The application includes pre-clinical and manufacturing data from the businesses’ bivalent Omicron BA.4/BA.5-adapted vaccine as well as clinical data from their bivalent Omicron BA.1-adapted vaccine made for individuals 12 years of age and older.
It complies with FDA guidelines and intends to address the ongoing evolution of SARS-CoV-2.
Upon approval, the Omicron BA.4/BA.5-adapted bivalent vaccination will be available for shipping immediately.
The original SARS-CoV-2 spike protein is encoded by mRNA in the bivalent vaccine, together with mRNA encoding the spike protein of the Omicron BA.4/BA.5 variant.
According to pre-clinical findings, a booster dose of Pfizer and BioNTech’s adapted vaccine produces a potent neutralising antibody response against the original wild-type strain of Omicron as well as the BA.1, BA.2, and BA.4/BA.5 variants.
A clinical study examining the Omicron BA.4/BA.5-adapted bivalent vaccine’s immunogenicity, safety, and tolerability in people 12 years of age and older is anticipated to begin this month.
A 30-g booster dose of the firms’ vaccine candidate, which includes the current vaccine plus a vaccine that targets the Omicron BA.1 variant spike protein, was tested in a Phase 2/3 trial for safety, tolerability, and immunogenicity.
Compared to the firms’ existing Covid-19 vaccine, the Omicron BA.1-adapted bivalent vaccination elicited a superior immune response against the Omicron BA.1 variation.
The Omicron BA.1-adapted bivalent vaccination had a good safety profile and was well-tolerated.
Pfizer and BioNTech submitted an application for the Omicron BA.1-adapted bivalent Covid-19 vaccine in July after receiving advice from the EMA and International Coalition of Medicines Regulatory Authorities (ICMRA).

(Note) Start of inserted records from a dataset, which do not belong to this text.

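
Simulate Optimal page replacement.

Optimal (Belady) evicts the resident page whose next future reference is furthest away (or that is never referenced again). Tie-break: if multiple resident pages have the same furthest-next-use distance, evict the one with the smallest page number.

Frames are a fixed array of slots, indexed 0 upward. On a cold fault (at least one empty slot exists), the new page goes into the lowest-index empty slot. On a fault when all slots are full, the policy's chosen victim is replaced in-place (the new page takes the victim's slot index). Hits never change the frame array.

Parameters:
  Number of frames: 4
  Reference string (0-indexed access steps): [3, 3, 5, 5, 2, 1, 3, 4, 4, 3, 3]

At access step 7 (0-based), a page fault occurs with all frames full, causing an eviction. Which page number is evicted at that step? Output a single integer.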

The Omicron vaccination has also begun a conditional marketing authorisation application with the European Medicines Agency (EMA), which is anticipated to be finished soon.
Both BioNTech and Pfizer worked together to develop the Pfizer-BioNTech COVID-19 vaccine, which is based on BioNTech’s unique mRNA technology.
Pfizer also announced that its company Hospira is recalling one lot of Propofol Injectable Emulsion (containing benzyl alcohol), 100mL Single Patient Use Glass Fliptop Vial.
The firm observed visible particulates in two vials during the annual examination of retention samples.